# Gun question



## Mark3209 (Sep 12, 2016)

Not sure if anyone will be able to help me but,

I live in NH and own a M4, up here you don't need a license to own a gun. I'm going to be moving back to MA for a year and going to be forced to leave my gun with a family member in NH. My question is when I go up to visit family in NH, with a MA drivers license, will I still be able to posses the gun in NH? 

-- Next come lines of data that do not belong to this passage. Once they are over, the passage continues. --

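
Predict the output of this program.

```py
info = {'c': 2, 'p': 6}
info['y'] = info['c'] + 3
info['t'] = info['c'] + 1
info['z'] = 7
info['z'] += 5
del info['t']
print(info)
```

{'c': 2, 'p': 6, 'y': 5, 'z': 12}

info['y'] = info['c']+3 = 5 → {'c': 2, 'p': 6, 'y': 5}
info['t'] = info['c']+1 = 3 → {'c': 2, 'p': 6, 'y': 5, 't': 3}
info['z'] = 7 → {'c': 2, 'p': 6, 'y': 5, 't': 3, 'z': 7}
info['z'] = 7+5 = 12 → {'c': 2, 'p': 6, 'y': 5, 't': 3, 'z': 12}
del 't' → {'c': 2, 'p': 6, 'y': 5, 'z': 12}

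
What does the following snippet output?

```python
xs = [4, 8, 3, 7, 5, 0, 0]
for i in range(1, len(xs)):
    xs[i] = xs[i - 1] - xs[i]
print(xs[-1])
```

-19

i=1: xs[1] = 4-8 = -4 → [4, -4, 3, 7, 5, 0, 0]
i=2: xs[2] = (-4)-3 = -7 → [4, -4, -7, 7, 5, 0, 0]
i=3: xs[3] = (-7)-7 = -14 → [4, -4, -7, -14, 5, 0, 0]
i=4: xs[4] = (-14)-5 = -19 → [4, -4, -7, -14, -19, 0, 0]
i=5: xs[5] = (-19)-0 = -19 → [4, -4, -7, -14, -19, -19, 0]
i=6: xs[6] = (-19)-0 = -19 → [4, -4, -7, -14, -19, -19, -19]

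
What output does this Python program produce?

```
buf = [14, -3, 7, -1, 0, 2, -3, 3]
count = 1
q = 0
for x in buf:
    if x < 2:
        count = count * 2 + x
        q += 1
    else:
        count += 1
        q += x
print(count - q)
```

-18

x=14: not <2, count = 1+1 = 2; q=14
x=-3: <2, count = 2*2+(-3) = 1; q=15
x=7: not <2, count = 1+1 = 2; q=22
x=-1: <2, count = 2*2+(-1) = 3; q=23
x=0: <2, count = 3*2+0 = 6; q=24
x=2: not <2, count = 6+1 = 7; q=26
x=-3: <2, count = 7*2+(-3) = 11; q=27
x=3: not <2, count = 11+1 = 12; q=30
count-q = 12-30 = -18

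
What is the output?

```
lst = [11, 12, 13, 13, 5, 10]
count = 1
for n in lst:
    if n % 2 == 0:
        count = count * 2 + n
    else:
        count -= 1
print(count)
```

28

n=11: not even, count = 1-1 = 0
n=12: even, count = 0*2+12 = 12
n=13: not even, count = 12-1 = 11
n=13: not even, count = 11-1 = 10
n=5: not even, count = 10-1 = 9
n=10: even, count = 9*2+10 = 28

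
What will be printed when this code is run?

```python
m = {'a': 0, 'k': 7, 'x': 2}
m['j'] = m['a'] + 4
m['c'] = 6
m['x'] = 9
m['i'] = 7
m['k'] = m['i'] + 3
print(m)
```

{'a': 0, 'k': 10, 'x': 9, 'j': 4, 'c': 6, 'i': 7}

m['j'] = m['a']+4 = 4 → {'a': 0, 'k': 7, 'x': 2, 'j': 4}
m['c'] = 6 → {'a': 0, 'k': 7, 'x': 2, 'j': 4, 'c': 6}
m['x'] = 9 → {'a': 0, 'k': 7, 'x': 9, 'j': 4, 'c': 6}
m['i'] = 7 → {'a': 0, 'k': 7, 'x': 9, 'j': 4, 'c': 6, 'i': 7}
m['k'] = m['i']+3 = 10 → {'a': 0, 'k': 10, 'x': 9, 'j': 4, 'c': 6, 'i': 7}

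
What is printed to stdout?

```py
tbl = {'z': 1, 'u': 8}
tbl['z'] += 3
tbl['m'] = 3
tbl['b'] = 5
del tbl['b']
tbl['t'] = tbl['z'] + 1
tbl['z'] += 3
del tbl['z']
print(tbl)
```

tbl['z'] = 1+3 = 4 → {'z': 4, 'u': 8}
tbl['m'] = 3 → {'z': 4, 'u': 8, 'm': 3}
tbl['b'] = 5 → {'z': 4, 'u': 8, 'm': 3, 'b': 5}
del 'b' → {'z': 4, 'u': 8, 'm': 3}
tbl['t'] = tbl['z']+1 = 5 → {'z': 4, 'u': 8, 'm': 3, 't': 5}
tbl['z'] = 4+3 = 7 → {'z': 7, 'u': 8, 'm': 3, 't': 5}
del 'z' → {'u': 8, 'm': 3, 't': 5}

{'u': 8, 'm': 3, 't': 5}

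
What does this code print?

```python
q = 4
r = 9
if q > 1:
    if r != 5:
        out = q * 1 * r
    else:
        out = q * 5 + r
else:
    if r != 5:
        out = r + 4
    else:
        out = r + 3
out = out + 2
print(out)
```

38

q=4, r=9
q > 1 is True; r != 5 is True
→ out = q * 1 * r = 36
out = 36+2 = 38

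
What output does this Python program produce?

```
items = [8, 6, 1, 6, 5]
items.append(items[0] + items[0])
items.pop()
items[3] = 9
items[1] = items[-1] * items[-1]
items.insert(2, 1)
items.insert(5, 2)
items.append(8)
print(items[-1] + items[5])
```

10

append items[0]+items[0] = 8+8 = 16 → [8, 6, 1, 6, 5, 16]
pop() removes 16 → [8, 6, 1, 6, 5]
items[3] = 9 → [8, 6, 1, 9, 5]
items[1] = items[-1]*items[-1] = 5*5 = 25 → [8, 25, 1, 9, 5]
insert 1 at 2 → [8, 25, 1, 1, 9, 5]
insert 2 at 5 → [8, 25, 1, 1, 9, 2, 5]
append 8 → [8, 25, 1, 1, 9, 2, 5, 8]
items[-1]+items[5] = 8+2 = 10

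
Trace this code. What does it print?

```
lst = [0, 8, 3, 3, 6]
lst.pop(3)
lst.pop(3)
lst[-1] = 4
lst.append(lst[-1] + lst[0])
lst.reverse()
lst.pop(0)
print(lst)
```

[4, 8, 0]

pop(3) removes 3 → [0, 8, 3, 6]
pop(3) removes 6 → [0, 8, 3]
lst[-1] = 4 → [0, 8, 4]
append lst[-1]+lst[0] = 4+0 = 4 → [0, 8, 4, 4]
reverse → [4, 4, 8, 0]
pop(0) removes 4 → [4, 8, 0]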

Just not sure if the NH police would see me as "a resident of MA with a gun that is illegal in MA"

Thanks


----------



## mpd61 (Aug 7, 2002)

Pretty sure if you legally purchased and currently own the M-4 in NH, and are "storing it" safely with relatives in NH, you can still legally own and possess your real property within NH........


----------



## Chitownlost (Jun 24, 2016)

Massachusetts laws don't apply outside MA, so it kinda doesn't matter what they see it as. 

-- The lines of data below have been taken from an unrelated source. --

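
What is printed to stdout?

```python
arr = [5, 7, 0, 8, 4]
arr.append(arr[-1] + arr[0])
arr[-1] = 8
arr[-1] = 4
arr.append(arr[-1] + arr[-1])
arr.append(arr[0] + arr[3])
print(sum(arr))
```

49

append arr[-1]+arr[0] = 4+5 = 9 → [5, 7, 0, 8, 4, 9]
arr[-1] = 8 → [5, 7, 0, 8, 4, 8]
arr[-1] = 4 → [5, 7, 0, 8, 4, 4]
append arr[-1]+arr[-1] = 4+4 = 8 → [5, 7, 0, 8, 4, 4, 8]
append arr[0]+arr[3] = 5+8 = 13 → [5, 7, 0, 8, 4, 4, 8, 13]
sum = 49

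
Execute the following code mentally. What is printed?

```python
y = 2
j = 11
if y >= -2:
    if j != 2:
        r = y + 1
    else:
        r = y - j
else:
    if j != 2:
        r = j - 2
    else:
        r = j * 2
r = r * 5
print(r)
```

15

y=2, j=11
y >= -2 is True; j != 2 is True
→ r = y + 1 = 3
r = 3*5 = 15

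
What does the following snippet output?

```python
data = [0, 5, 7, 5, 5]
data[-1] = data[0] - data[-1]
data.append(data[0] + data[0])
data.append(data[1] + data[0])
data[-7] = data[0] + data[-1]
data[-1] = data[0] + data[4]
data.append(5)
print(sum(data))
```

data[-1] = data[0]-data[-1] = 0-5 = -5 → [0, 5, 7, 5, -5]
append data[0]+data[0] = 0+0 = 0 → [0, 5, 7, 5, -5, 0]
append data[1]+data[0] = 5+0 = 5 → [0, 5, 7, 5, -5, 0, 5]
data[-7] = data[0]+data[-1] = 0+5 = 5 → [5, 5, 7, 5, -5, 0, 5]
data[-1] = data[0]+data[4] = 5+(-5) = 0 → [5, 5, 7, 5, -5, 0, 0]
append 5 → [5, 5, 7, 5, -5, 0, 0, 5]
sum = 22

22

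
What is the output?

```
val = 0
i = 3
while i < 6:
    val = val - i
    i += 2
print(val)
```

i=3: val = 0-3 = -3
i=5: val = (-3)-5 = -8

-8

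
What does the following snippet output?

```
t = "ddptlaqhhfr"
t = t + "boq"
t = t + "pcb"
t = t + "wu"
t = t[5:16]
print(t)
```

+ 'boq' → 'ddptlaqhhfrboq'
+ 'pcb' → 'ddptlaqhhfrboqpcb'
+ 'wu' → 'ddptlaqhhfrboqpcbwu'
slice [5:16] → 'aqhhfrboqpc'

aqhhfrboqpc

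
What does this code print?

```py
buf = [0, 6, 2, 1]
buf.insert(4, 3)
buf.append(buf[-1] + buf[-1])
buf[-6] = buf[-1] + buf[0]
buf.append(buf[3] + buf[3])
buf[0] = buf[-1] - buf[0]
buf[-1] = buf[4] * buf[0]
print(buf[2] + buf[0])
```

-2

insert 3 at 4 → [0, 6, 2, 1, 3]
append buf[-1]+buf[-1] = 3+3 = 6 → [0, 6, 2, 1, 3, 6]
buf[-6] = buf[-1]+buf[0] = 6+0 = 6 → [6, 6, 2, 1, 3, 6]
append buf[3]+buf[3] = 1+1 = 2 → [6, 6, 2, 1, 3, 6, 2]
buf[0] = buf[-1]-buf[0] = 2-6 = -4 → [-4, 6, 2, 1, 3, 6, 2]
buf[-1] = buf[4]*buf[0] = 3*(-4) = -12 → [-4, 6, 2, 1, 3, 6, -12]
buf[2]+buf[0] = 2+(-4) = -2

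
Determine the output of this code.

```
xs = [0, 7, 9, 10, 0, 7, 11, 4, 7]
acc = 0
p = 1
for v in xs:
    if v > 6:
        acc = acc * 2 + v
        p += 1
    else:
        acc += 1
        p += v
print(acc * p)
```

6369

v=0: not >6, acc = 0+1 = 1; p=1
v=7: >6, acc = 1*2+7 = 9; p=2
v=9: >6, acc = 9*2+9 = 27; p=3
v=10: >6, acc = 27*2+10 = 64; p=4
v=0: not >6, acc = 64+1 = 65; p=4
v=7: >6, acc = 65*2+7 = 137; p=5
v=11: >6, acc = 137*2+11 = 285; p=6
v=4: not >6, acc = 285+1 = 286; p=10
v=7: >6, acc = 286*2+7 = 579; p=11
acc*p = 579*11 = 6369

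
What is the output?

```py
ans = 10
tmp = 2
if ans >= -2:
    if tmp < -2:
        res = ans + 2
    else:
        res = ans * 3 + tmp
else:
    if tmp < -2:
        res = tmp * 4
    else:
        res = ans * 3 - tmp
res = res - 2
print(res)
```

ans=10, tmp=2
ans >= -2 is True; tmp < -2 is False
→ res = ans * 3 + tmp = 32
res = 32-2 = 30

30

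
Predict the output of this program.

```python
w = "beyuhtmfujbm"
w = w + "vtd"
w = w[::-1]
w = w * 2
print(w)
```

+ 'vtd' → 'beyuhtmfujbmvtd'
reverse → 'dtvmbjufmthuyeb'
repeat ×2 → 'dtvmbjufmthuyebdtvmbjufmthuyeb'

dtvmbjufmthuyebdtvmbjufmthuyeb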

If you go to Colorado and smoke 3 lbs of pot and come here and tell a cop, it doesn't matter (until you get that "random" drug test at work).


----------



## Mark3209 (Sep 12, 2016)

That's what I figured, thank you for the feedback guys!


----------



## Pvt. Cowboy (Jan 26, 2005)

Mark3209 said:


> Not sure if anyone will be able to help me but,
> 
> I live in NH and own a M4, up here you don't need a license to own a gun. I'm going to be moving back to MA for a year and going to be forced to leave my gun with a family member in NH. My question is when I go up to visit family in NH, with a MA drivers license, will I still be able to posses the gun in NH?
> 
> ...


Yeah. Same rules apply, unloaded if transporting. But good to go all day. We have freedom up here...


----------



## Goose (Dec 1, 2004)

To expand on what Chitownlost said...New Hampshire cops can't enforce Massachusetts law.


----------



## Mark3209 (Sep 12, 2016)

Pvt. Cowboy said:


> Yeah. Same rules apply, unloaded if transporting. But good to go all day. We have freedom up here...


Grew up in MA, moved to NH 3 years ago, love the gun laws, but seeing people get arrested in NH for weed isn't freedom, even though I haven't smoked for years, arresting someone for possession is ridiculous!


----------